This is one of the points where players tend to disagree with PD on the balance a fair bit. Although with the latest Wind of Fortune, it looks like Urizen might be getting *gasp * at least a few reliably profitable economancy rituals.
Fallow Fields and Dried Meat is the top example. With a LOT of farms it gradually approaches 30+ rings per mana. With a few farms it still loses money unless the mana market has crashed. But this is at the cost of a coven slot or expert, and mana that can’t be spent on something that produces more Fun Per Mana. I know farm rituals are up for review at some point, but it’s still a good example of a ritual that people cast for the sake of “using that thing they bought with XP” or “doing that thing that seems like it’s part of the Landskeeper brief”. The sunk cost fallacy is a major source of fun loss in that way.
The key economic question at Empire is nothing to do with Rings. It is “Does this ritual produce a more entertaining outcome per mana spent than casting Freedom of the Soul on some people for shits and giggles/giving someone an extra Cleave in a battle?”. You are here to have fun. Mana can generate game effects which generate fun. All turning it into Rings does is to change the type of Fun you can generate (and rings are arguably less good at generating Fun as you can’t use them as ammo). So if a ritual pays out rings, IMO it needs to pay out a solid profit.

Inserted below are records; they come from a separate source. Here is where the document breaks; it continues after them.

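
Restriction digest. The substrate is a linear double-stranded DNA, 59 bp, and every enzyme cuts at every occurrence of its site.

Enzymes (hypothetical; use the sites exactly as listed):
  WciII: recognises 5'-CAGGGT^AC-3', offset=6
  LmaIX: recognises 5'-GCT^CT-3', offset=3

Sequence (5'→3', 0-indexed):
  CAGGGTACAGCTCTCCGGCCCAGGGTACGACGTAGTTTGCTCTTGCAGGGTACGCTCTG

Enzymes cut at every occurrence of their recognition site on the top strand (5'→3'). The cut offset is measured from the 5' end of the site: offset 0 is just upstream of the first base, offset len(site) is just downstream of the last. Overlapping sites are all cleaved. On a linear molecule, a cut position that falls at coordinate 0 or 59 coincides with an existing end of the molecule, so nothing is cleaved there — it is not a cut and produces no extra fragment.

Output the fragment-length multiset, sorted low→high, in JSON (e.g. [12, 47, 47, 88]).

Per-enzyme occurrences:
  WciII (CAGGGTAC, off=6): starts [0, 20, 45] → cuts [6, 26, 51]
  LmaIX (GCTCT, off=3): starts [9, 38, 53] → cuts [12, 41, 56]

Pooled cuts: [6, 12, 26, 41, 51, 56]

Fragment lengths:
  [0,6): 6 bp
  [6,12): 6 bp
  [12,26): 14 bp
  [26,41): 15 bp
  [41,51): 10 bp
  [51,56): 5 bp
  [56,59): 3 bp

[3,5,6,6,10,14,15]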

Both of those other rituals are outrageously cost-effective in terms of the real economy of a larp, as they give One Person’s Worth of Fun for Not Much Mana, and then scale up to Many People’s Worth of Fun.
Oh, also Ruthless Vigilance, Healthy Crop is super-cost effective because in addition to kicking out a small profit of Herbs on a single target, it gives the recipient a cool roleplay effect that tends to conflict with the goals of a Physick. And that RP effect, and the “collateral damage to all plants that are not Medical Herbs” fluff has got me so much RP over years as a Winter magician.